I’m pretty sure that the first thing most new dental school and resident grads do when they get their first paycheck is go down to the dealership and buy a new car. And why not? After all, most of you have been slaving away, living on loans or the meager salary of a resident which is barely enough to cover your loan payments and rent. So here you are, finally ready to buy the car you have been thinking about for 7 years. Hopefully this article will help you get a better deal. In addition to getting a good deal, my hope is that this article will help you think through the steps involved with a large purchase.
Many people walk on to a car lot and buy the car that they happen to like best that day. After some discussions, the dealership often just presents a monthly payment to the prospective buyer without even discussing the actual purchase price of the vehicle. Let’s discuss a better method for buying car, even if you are paying monthly.

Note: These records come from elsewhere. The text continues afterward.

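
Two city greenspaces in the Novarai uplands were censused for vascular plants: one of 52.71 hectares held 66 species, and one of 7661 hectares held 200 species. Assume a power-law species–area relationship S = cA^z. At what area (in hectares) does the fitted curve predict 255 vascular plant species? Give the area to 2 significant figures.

z = ln(200/66) / ln(7661/52.71) = 1.1087 / 4.9791 = 0.2227
c = 66 / 52.71^0.2227 = 66 / 2.418 = 27.3
A = (255/27.3)^(1/0.2227) ⇒ ln A = ln(9.341)/0.2227 = 10.0350
A = e^10.0350 ≈ 22811 hectares

23000 hectares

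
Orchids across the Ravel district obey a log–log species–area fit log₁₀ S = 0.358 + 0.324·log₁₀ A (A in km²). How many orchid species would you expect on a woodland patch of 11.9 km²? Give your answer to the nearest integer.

5 species

S = 2.28 × 11.9^0.324 = 2.28 × 2.231 ≈ 5.087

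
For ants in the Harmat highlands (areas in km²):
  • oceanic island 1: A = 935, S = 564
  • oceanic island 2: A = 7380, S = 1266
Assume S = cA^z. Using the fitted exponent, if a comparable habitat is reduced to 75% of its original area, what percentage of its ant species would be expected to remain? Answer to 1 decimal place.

z = ln(1266/564) / ln(7380/935) = 0.8086 / 2.0660 = 0.3914
S_new/S_old = (A_new/A_old)^z = 0.75^0.3914 = exp(0.3914 × -0.2877) = 0.8935

89.4%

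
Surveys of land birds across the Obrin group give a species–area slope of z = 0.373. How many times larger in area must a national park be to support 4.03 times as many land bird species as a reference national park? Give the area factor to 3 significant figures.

42.0

(A₂/A₁)^0.373 = 4.03, so A₂/A₁ = 4.03^(1/0.373) = 4.03^2.681
ln(A₂/A₁) = ln 4.03 / 0.373 = 1.3938 / 0.373 = 3.7366
A₂/A₁ = e^3.7366 ≈ 41.96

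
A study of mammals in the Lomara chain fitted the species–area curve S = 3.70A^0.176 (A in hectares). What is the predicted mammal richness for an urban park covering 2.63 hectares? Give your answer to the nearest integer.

S = 3.7 × 2.63^0.176 = 3.7 × 1.186 ≈ 4.386

4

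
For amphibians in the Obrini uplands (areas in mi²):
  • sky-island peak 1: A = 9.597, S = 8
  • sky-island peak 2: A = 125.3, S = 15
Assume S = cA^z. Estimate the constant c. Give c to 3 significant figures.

4.60

z = ln(S₂/S₁) / ln(A₂/A₁) = ln(15/8) / ln(125.3/9.597) = 0.6286 / 2.5693 = 0.2447
c = S₁ / A₁^z = 8 / 9.597^0.2447 = 8 / 1.739 = 4.6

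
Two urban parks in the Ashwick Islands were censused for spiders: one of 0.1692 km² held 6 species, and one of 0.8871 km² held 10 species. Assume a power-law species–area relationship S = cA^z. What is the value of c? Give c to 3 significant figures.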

Also note that this thought process is relevant to any large purchase. The spirit of this article is to get you thinking about how to better manage your finances with a little planning. There are lots of ways to buy a car, this is just one of them.
- First, decide what you can afford and stick to it. If you are going to pay cash for your vehicle, set aside that money and commit to not spending more than that amount. Since most of you probably don’t have much cash sitting in savings, you will likely be financing your purchase. Even if you do have $25,000 sitting in savings, it probably wouldn’t be prudent to unload all of your savings on a car. So the next few steps will talk about what to do if you are going to finance (or Lease – but don’t do that) your vehicle. Oh and if you are already tied up in a car lease you don’t want to be in anymore, consider talking to swap a lease. They can give you some useful advice on how to get out of your lease.

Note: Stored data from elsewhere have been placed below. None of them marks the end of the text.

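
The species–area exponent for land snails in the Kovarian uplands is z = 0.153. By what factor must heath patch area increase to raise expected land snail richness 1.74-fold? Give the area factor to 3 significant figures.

37.3

(A₂/A₁)^0.153 = 1.74, so A₂/A₁ = 1.74^(1/0.153) = 1.74^6.536
ln(A₂/A₁) = ln 1.74 / 0.153 = 0.5539 / 0.153 = 3.6202
A₂/A₁ = e^3.6202 ≈ 37.34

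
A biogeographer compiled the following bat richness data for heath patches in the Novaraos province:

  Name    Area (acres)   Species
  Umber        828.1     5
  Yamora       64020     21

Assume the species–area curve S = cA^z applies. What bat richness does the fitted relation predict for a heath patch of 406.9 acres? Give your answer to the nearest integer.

4

z = ln(21/5) / ln(64020/828.1) = 1.4351 / 4.3478 = 0.3301
c = 5 / 828.1^0.3301 = 5 / 9.187 = 0.5442
S₃ = 0.5442 × 406.9^0.3301 = 0.5442 × 7.266 ≈ 3.955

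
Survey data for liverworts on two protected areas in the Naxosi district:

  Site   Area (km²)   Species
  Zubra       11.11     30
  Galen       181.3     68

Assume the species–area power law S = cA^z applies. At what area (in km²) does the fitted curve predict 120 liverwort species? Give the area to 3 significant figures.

1260 km²

z = ln(68/30) / ln(181.3/11.11) = 0.8183 / 2.7923 = 0.2931
c = 30 / 11.11^0.2931 = 30 / 2.025 = 14.81
A = (120/14.81)^(1/0.2931) ⇒ ln A = ln(8.101)/0.2931 = 7.1383
A = e^7.1383 ≈ 1259 km²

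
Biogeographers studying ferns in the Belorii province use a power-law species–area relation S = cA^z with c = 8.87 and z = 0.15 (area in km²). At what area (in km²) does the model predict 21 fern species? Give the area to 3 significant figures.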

- Second, figure out what you can afford and commit to not spending more than that amount. Yes, I repeated that on purpose. But this time let’s talk about the payment. Go to your budget (because I know you have set one up) and figure out what kind of monthly commitment you are willing and able to take on. You will be able to borrow far more than is considered prudent so just make sure you have done a good job with your budget. Let’s say that you look at your budget and determine that you are willing to take on a $500 a month payment.
- Figure out what that will buy. You will need to know the interest rate and the number of years you want to repay the loan. We’ll use a 5 year term and an interest rate of 3%. You pick the term (Usually 3-6 years). You can figure out current vehicle loan interest rates with a google search.

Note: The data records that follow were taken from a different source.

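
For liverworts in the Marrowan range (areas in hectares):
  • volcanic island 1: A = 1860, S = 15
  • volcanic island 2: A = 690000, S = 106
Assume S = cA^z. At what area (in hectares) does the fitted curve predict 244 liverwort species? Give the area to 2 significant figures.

8600000 hectares

z = ln(106/15) / ln(690000/1860) = 1.9554 / 5.9161 = 0.3305
c = 15 / 1860^0.3305 = 15 / 12.04 = 1.246
A = (244/1.246)^(1/0.3305) ⇒ ln A = ln(195.9)/0.3305 = 15.9669
A = e^15.9669 ≈ 8597062 hectares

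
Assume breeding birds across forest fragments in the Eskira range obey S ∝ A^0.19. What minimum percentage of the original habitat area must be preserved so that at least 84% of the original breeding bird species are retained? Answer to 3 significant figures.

39.9%

Need (A_new/A_old)^0.19 = 0.84, so A_new/A_old = 0.84^(1/0.19) = 0.84^5.263
ln(A_new/A_old) = ln 0.84 / 0.19 = -0.1744 / 0.19 = -0.9176
A_new/A_old = e^-0.9176 ≈ 0.3995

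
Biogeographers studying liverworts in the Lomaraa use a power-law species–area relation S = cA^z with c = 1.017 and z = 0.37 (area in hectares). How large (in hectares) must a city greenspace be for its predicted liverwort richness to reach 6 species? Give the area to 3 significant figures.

6 = 1.017 × A^0.37  ⇒  A^0.37 = 6/1.017 = 5.9
ln A = ln(5.9) / 0.37 = 1.7749 / 0.37 = 4.7970
A = e^4.7970 ≈ 121.2 hectares

121 hectares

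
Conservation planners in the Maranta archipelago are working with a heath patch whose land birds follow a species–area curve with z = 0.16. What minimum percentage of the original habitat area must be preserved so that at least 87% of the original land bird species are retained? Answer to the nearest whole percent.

42%

Need (A_new/A_old)^0.16 = 0.87, so A_new/A_old = 0.87^(1/0.16) = 0.87^6.25
ln(A_new/A_old) = ln 0.87 / 0.16 = -0.1393 / 0.16 = -0.8704
A_new/A_old = e^-0.8704 ≈ 0.4188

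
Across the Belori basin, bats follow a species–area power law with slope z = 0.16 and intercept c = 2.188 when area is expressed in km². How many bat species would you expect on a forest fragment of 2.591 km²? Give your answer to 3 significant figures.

S = 2.188 × 2.591^0.16
ln S = ln 2.188 + 0.16 × ln 2.591 = 0.7830 + 0.16 × 0.9520 = 0.9353
S = e^0.9353 ≈ 2.548

2.55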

- If you want, you can go to a credit union or other financial institution and get preapproved for a car loan. They will tell you the numbers ahead of time and that way you don’t even have to deal with the finance department at the dealership.
- So you have your rate, your payment and your term, now you need to know what that will buy. Google “Car loan Calculator” and enter those variables. You will find that you can afford a car of around a total cost of $27,500. Notice I said total cost. Don’t forget that you will likely have to pay a variety of fees and taxes associated with your vehicle. In my home state of California, you can pretty much count on an additional 10% in extra cost. So in this case, I would be able to purchase a car for $25,000 as $2,500 will go to sales taxes and registration fees, etc.
- Now you have what you can afford and this is where it gets fun. It’s time to make the most of your $25,000. Now is the time to figure out what kind of car you want. You will probably have an idea what you want, suv, sedan, four doors, V8, leather seats, 4×4 etc. Use an online car search service to get an idea of what $25,000 will buy. You can enter the criteria that you care about and sort by price.
- If you want, you could call your car insurance agent and see what your car insurance cost may be on your ideal car to plan even more closely. There are loads of places that you can get your insurance from though, so you might find that another company can offer slightly cheaper insurance. If this is something that interests you then you might want to check out this cheap car insurance in NJ.
- Car experts suggest that buying a brand new car is often not a very good idea as the vehicle depreciates significantly once you drive it off the lot. That means that you buy your car for $25,000 (plus the fees and taxes so $27,500) and if you turned around and sold it the next day, you might only get $22,000. Thus $3,000 of depreciation.
- Once you narrow in on the vehicle parameters that you want, do an online search within a radius of how far you are willing to drive and sort by price. You will likely see a wide range of prices. Make sure you know the differences between the cars in your search list (mileage, trim level, etc.). Now you know the “free market” price of the vehicle you are looking for. Email the dealerships that have the vehicle you most desire and with the best price (although maybe not the lowest). Don’t forget to tell them that you are looking at the same the vehicle from multiple dealerships and ask them to drop the price (They almost always will).
- Now you can go to the dealership without having to “haggle” but also knowing that you got the best price on the market. You know that your car payment is going to be within your budget and that you are going to get the car you want. Happy Driving!
- One other note, try not to buy a new car every 3 years. The temptation is to keep buying new cars as your income goes up. This puts you in a perpetual state of consumption. It makes it difficult to save money and build your net worth if you are constantly buying new things. Managing you spending is one of the best ways to build your Net Worth.
Could you buy whichever car you want without much planning or thinking? Probably. But thinking through and planning ahead for you purchases, especially large purchases, can help you stay on top of your finances, avoid surprises and avoid overspending.